Hanelerin % 82’si bayatlayan ekmeği ısıtıp/kızartıp yeniden tükettiklerini beyan etmiştir. Hanelerin yine % 82’si bayatlayan ekmeklerle tost yaptıklarını, % 87’si ise bayatlayan ekmekleri çorba veya sulu yemeklerle birlikte tükettiklerini ifade etmişlerdir. Hanelerin % 81’i ekmeği köfte harcı olarak kullanırken, % 24’ü ekmek tatlısı yapma yöntemini tercih etmiştir. Azımsanmayacak bir bölüm ise (% 47) artan ekmekleri ihtiyacı olanlara ücretsiz olarak verdiklerini beyan etmiştir.

2008 Yılı Araştırmasından Bu Yana Temel Değişkenlerde Meydana Gelen Değişimler

Fırınlardaki israf oranı artarak üretimin % 3’ünü aşmıştır. Toplu yemek yenen kurumlarda bütün olarak israf edilen, bir başka deyişle kurumsal israf olarak adlandırdığımız israfın düştüğü, buna karşın yemek yiyenlerin parça ekmek bırakmalarından kaynaklanan bireysel israfın arttığı görülmüştür. Her iki değişimin karşılıklı etkisinin toplam kurumsal israfı büyük ölçüde sabit tuttuğu gözlenmektedir. Personel yemekhanelerindeki toplam israf oranı % 2,5’ten % 2,7’ye yükselirken, öğrenci yemekhanelerinde % 8,6’dan % 7,1’e düşmüştür. Hanelerdeki israfta da az miktarda bir düşüş gözlenmiş, 2012 yılı için hanelerde ekmek israfı oranı % 2,9 olarak bulunmuştur.

Kişi başı günlük ekmek tüketimi 2008–2012 döneminde azalarak 331 gr’dan 319 gr’a düşmüş, diğer taraftan toplam israf oranının artmasıyla kişi başı günlük ekmek israfı 17,4 gr’dan 19,9 gr’a çıkmıştır. 2012 yılı itibarıyla günlük toplam 1.486 ton ekmeğin hayvan yemi olarak veya çöpe atılarak israf edildiği hesaplanmıştır. 2008 yılı araştırmasının verileri ile 250 gr’lık standart ekmek üzerinden hesaplama yapıldığında, ekmek israf adedinin günlük 4,9 milyondan 5,9 milyona çıkmış olduğu görülmektedir.

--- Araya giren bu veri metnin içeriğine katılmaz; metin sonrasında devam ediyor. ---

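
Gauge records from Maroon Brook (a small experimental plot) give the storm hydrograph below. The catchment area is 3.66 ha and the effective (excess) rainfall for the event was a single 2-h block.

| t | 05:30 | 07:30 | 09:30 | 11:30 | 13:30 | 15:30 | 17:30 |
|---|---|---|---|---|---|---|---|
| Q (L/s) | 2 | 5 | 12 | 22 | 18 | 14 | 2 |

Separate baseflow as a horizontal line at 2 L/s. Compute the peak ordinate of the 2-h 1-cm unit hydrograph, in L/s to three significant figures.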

Bu artıştaki en önemli etken, fırınlarda ihtiyaç fazlası üretimin yükselmiş olmasıdır. Fırınlardaki israf oranının % 2’den % 3,1’e çıkması ile ülke geneli toplam israf oranı % 5’ten % 5,9’a yükselmiştir.

Sonuç

Hanelerdeki ekmek israfının % 89’u hayvanlara verilerek gerçekleştirilmekte olup bu bağlamda hanelerin artan ekmekleri ev hayvanlarına yedirmeleri bir ölçüde makul görülebilmektedir. Vurgulanmak istenen, özellikle fırınlarda ihtiyaçtan fazla ekmek üretiminin engellenmesi ve/veya bayatlayan ekmeklerin uygun yöntemlerde tüketilmesi sonucunda çöpe atılan veya besi çiftliklerine satılan ekmek miktarının azaltılması gereğidir.

Ülkemizde yaygın olarak tüketilen, bireylerin önemli bir bölümü için temel gıda olan ekmeğin çöpe atılması, yine bireylerin kendi beyanlarına göre en kötü davranışlardan biridir. Bu bakımdan, ekmek israfının kötü niyetten ziyade bilgisizlikten kaynaklandığı düşünülmektedir. Araştırma sonucunda ortaya çıkan en önemli ihtiyaç, gerek hanelere gerekse toplu yemek yenen kurumlara, ekmeğin hangi şekillerde muhafaza edilmesi gerektiği ve buna rağmen bayatlayan ekmek olursa bayatlayan ekmeğin hangi uygun yöntemlerle yeniden değerlendirileceği konularında bilgi verilmesidir.